Tudo isso leva ao vazio, a uma ausência de linguagem própria em todos setores da arte, seja na música, na pintura, na dança e até mesmo na literatura, pois sem bagagem interna nada podemos transmitir, a não ser o vazio da ignorância do Ego.

Esse vazio da ignorância do Ego pude constatar no Centro de Pesquisa de Música Eletroacústica, em Paris, onde, visitando junto com o Gilberto, pude observar até de uma maneira ridícula os músicos eletroacústicos fechados em uma sala particular, nos olhando de maneira superior, como que nos dizendo: ‘Não estão vendo que estão perturbando a criação do gênio que eu sou?’ Numa gravação pela TV Cultura, no Centro Maria Antonia, durante o Festival Música Nova, me lembro de algo que foi dito e com o que concordei plenamente: ‘Os músicos contemporâneos brasileiros dos anos 60 são muito mais modernos do que os compositores contemporâneos jovens, pois estes se direcionam para aquela época do passado recente para compor, enquanto os compositores contemporâneos mais antigos continuaram indo em frente, como o Gilberto, o Jorge Antunes e tantos outros, pois eles utilizaram todas as técnicas musicais do passado em suas obras, criando cada um deles uma linguagem nova para si mesmos’.

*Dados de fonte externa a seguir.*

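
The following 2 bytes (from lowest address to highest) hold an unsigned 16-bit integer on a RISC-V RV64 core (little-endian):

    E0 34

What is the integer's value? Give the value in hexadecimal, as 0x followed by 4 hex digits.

0x34E0

Little-endian stores the least-significant byte at the lowest address.
Reassemble most-significant byte first: 34 E0 → 0x34E0.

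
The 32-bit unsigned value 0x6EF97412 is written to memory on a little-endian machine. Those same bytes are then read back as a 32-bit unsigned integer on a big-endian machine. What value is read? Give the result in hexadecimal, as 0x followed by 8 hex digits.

0x1274F96E

Stored little-endian, the bytes at ascending addresses are 12 74 F9 6E.
Read back as big-endian, the last byte is least significant, giving 0x1274F96E.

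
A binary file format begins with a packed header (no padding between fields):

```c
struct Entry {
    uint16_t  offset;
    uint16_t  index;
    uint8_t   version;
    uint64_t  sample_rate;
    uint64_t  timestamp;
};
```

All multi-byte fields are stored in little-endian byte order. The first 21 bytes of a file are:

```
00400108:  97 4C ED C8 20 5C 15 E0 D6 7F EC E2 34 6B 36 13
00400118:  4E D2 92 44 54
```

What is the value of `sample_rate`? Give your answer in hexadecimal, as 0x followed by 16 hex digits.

`sample_rate` follows `offset` (2 B), `index` (2 B), `version` (1 B), so it starts at offset 2 + 2 + 1 = 5 and occupies 8 bytes.
Bytes at offsets 5..12: 5C 15 E0 D6 7F EC E2 34.
In little-endian order the low byte comes first in memory.
Reassemble most-significant byte first: 34 E2 EC 7F D6 E0 15 5C → 0x34E2EC7FD6E0155C.

0x34E2EC7FD6E0155C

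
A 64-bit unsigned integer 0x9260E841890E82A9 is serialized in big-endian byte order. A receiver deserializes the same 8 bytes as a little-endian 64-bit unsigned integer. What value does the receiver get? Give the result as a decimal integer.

Stored big-endian, the bytes at ascending addresses are 92 60 E8 41 89 0E 82 A9.
Read back as little-endian, the first byte is least significant, giving 0xA9820E8941E86092.
0xA9820E8941E86092 = 12214341122061262994.

12214341122061262994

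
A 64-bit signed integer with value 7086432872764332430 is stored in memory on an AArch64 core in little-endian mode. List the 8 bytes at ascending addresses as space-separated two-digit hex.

7086432872764332430 in hexadecimal, padded to 64 bits, is 0x62581126F9C4D98E.
Split into bytes (most-significant first): 62 58 11 26 F9 C4 D9 8E.
Little-endian: lowest address holds the least-significant byte.
So at ascending addresses the bytes are 8E D9 C4 F9 26 11 58 62.

8E D9 C4 F9 26 11 58 62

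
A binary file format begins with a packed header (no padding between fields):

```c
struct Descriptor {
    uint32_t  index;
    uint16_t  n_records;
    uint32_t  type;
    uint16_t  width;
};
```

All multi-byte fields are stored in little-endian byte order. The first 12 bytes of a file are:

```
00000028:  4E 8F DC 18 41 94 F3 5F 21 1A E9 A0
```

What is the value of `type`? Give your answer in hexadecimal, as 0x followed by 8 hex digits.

0x1A215FF3

`type` follows `index` (4 B), `n_records` (2 B), so it starts at offset 4 + 2 = 6 and occupies 4 bytes.
Bytes at offsets 6..9: F3 5F 21 1A.
Little-endian stores the least-significant byte at the lowest address.
Reassemble most-significant byte first: 1A 21 5F F3 → 0x1A215FF3.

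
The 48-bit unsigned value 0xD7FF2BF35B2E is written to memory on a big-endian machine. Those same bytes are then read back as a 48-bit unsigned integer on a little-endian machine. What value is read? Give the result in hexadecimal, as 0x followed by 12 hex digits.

0x2E5BF32BFFD7

Stored big-endian, the bytes at ascending addresses are D7 FF 2B F3 5B 2E.
Read back as little-endian, the first byte is least significant, giving 0x2E5BF32BFFD7.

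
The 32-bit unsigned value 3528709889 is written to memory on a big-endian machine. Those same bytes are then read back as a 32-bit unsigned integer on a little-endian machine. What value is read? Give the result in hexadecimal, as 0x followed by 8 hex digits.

0x01D753D2

3528709889 in 32-bit hexadecimal is 0xD253D701.
Stored big-endian, the bytes at ascending addresses are D2 53 D7 01.
Read back as little-endian, the first byte is least significant, giving 0x01D753D2.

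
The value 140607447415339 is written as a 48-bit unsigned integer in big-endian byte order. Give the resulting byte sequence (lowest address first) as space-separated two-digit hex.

140607447415339 in hexadecimal, padded to 48 bits, is 0x7FE1B8F4BA2B.
Split into bytes (most-significant first): 7F E1 B8 F4 BA 2B.
Big-endian: lowest address holds the most-significant byte.
So the memory order matches the most-significant-first order: 7F E1 B8 F4 BA 2B.

7F E1 B8 F4 BA 2B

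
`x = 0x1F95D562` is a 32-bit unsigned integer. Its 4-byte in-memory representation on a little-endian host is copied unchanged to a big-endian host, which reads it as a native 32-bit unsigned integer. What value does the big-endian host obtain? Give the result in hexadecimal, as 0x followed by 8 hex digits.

Stored little-endian, the bytes at ascending addresses are 62 D5 95 1F.
Read back as big-endian, the last byte is least significant, giving 0x62D5951F.

0x62D5951F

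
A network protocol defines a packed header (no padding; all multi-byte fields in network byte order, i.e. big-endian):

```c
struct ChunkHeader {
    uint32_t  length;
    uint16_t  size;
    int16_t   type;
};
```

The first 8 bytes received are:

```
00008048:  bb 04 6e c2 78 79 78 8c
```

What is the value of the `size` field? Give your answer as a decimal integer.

`size` follows `length` (4 bytes), so it starts at byte offset 4 and occupies 2 bytes.
Bytes at offsets 4..5: 78 79.
In big-endian order the high byte comes first in memory.
The bytes are already most-significant first: 0x7879.
0x7879 = 30841.

30841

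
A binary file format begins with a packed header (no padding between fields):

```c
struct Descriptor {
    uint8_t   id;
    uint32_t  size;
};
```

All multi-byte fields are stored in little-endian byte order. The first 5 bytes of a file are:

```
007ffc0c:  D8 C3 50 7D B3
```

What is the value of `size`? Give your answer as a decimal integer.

`size` follows `id` (1 byte), so it starts at byte offset 1 and occupies 4 bytes.
Bytes at offsets 1..4: C3 50 7D B3.
Little-endian: lowest address holds the least-significant byte.
Reassemble most-significant byte first: B3 7D 50 C3 → 0xB37D50C3.
0xB37D50C3 = 3011334339.

3011334339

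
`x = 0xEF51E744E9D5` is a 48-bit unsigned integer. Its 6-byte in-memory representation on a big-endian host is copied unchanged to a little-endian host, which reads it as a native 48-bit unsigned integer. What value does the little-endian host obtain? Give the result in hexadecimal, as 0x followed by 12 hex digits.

Stored big-endian, the bytes at ascending addresses are EF 51 E7 44 E9 D5.
Read back as little-endian, the first byte is least significant, giving 0xD5E944E751EF.

0xD5E944E751EF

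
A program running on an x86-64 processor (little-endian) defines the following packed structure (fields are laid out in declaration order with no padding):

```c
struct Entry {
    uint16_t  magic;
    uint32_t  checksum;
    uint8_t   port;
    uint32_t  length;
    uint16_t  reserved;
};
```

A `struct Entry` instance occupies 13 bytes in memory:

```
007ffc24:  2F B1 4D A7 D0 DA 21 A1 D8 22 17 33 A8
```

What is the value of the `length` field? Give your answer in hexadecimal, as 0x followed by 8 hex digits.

`length` follows `magic` (2 B), `checksum` (4 B), `port` (1 B), so it starts at offset 2 + 4 + 1 = 7 and occupies 4 bytes.
Bytes at offsets 7..10: A1 D8 22 17.
In little-endian order the low byte comes first in memory.
Reassemble most-significant byte first: 17 22 D8 A1 → 0x1722D8A1.

0x1722D8A1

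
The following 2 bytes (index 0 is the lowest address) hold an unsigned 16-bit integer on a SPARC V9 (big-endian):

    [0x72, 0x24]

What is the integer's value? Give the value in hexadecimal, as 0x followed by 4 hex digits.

Big-endian: lowest address holds the most-significant byte.
The bytes are already most-significant first: 0x7224.

0x7224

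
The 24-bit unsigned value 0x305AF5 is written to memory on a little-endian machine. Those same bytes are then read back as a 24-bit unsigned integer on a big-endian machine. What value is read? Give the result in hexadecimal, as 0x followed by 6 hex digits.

0xF55A30

Stored little-endian, the bytes at ascending addresses are F5 5A 30.
Read back as big-endian, the last byte is least significant, giving 0xF55A30.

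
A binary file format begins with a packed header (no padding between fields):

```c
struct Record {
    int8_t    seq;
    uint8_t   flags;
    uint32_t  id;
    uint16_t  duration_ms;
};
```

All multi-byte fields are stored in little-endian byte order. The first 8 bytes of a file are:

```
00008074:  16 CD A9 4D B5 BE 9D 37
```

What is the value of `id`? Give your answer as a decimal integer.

`id` follows `seq` (1 B), `flags` (1 B), so it starts at offset 1 + 1 = 2 and occupies 4 bytes.
Bytes at offsets 2..5: A9 4D B5 BE.
Little-endian stores the least-significant byte at the lowest address.
Reassemble most-significant byte first: BE B5 4D A9 → 0xBEB54DA9.
0xBEB54DA9 = 3199552937.

3199552937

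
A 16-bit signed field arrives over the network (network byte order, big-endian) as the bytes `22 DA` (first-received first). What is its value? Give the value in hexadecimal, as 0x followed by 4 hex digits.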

Enfim, em resumo, para tudo na vida, até no dia a dia, se não tivermos um embasamento, nos tornamos sem referencial, um ‘nada’, perdidos na ignorância de nosso Ego vazio. Mais uma vez obrigada pelo excelente artigo. Fico sempre esperando por eles todos os sábados, me sentindo honrada em recebê-los”.

O notável compositor Gilberto Mendes (1922-2016) compôs o “Estudo, Ex-tudo, Eis tudo Pois”, In Memoriam Jorge Peixinho, pungente criação dedicada ao ilustre compositor Jorge Peixinho (1940-1995). Ao apresentar a obra em Gent, na Bélgica (11/09/1997), o ilustre artista plástico belga Jan De Wachter (1960- ), presente ao recital, realizou os desenhos dedicados à obra de Gilberto, ao homenageado Jorge Peixinho e ao intérprete. Igualmente foi o autor do desenho a saudar “Vassourinhas” de Paulo Costa Lima, criação que também interpretei naquela récita. Como sempre, nessa última década, meu dileto amigo Elson Otake tem generosamente se ocupado da montagem e inserção de minhas gravações no Youtube.

Clique para ouvir, de Gilberto Mendes, “Estudo, Ex-Tudo, Eis Tudo Pois”, na interpretação de J.E.M.:

https://www.youtube.com/watch?v=eXy69fjF-Yw

The reception to the previous blog was encouraging. I have selected seven messages from figures connected to the arts who express interesting views.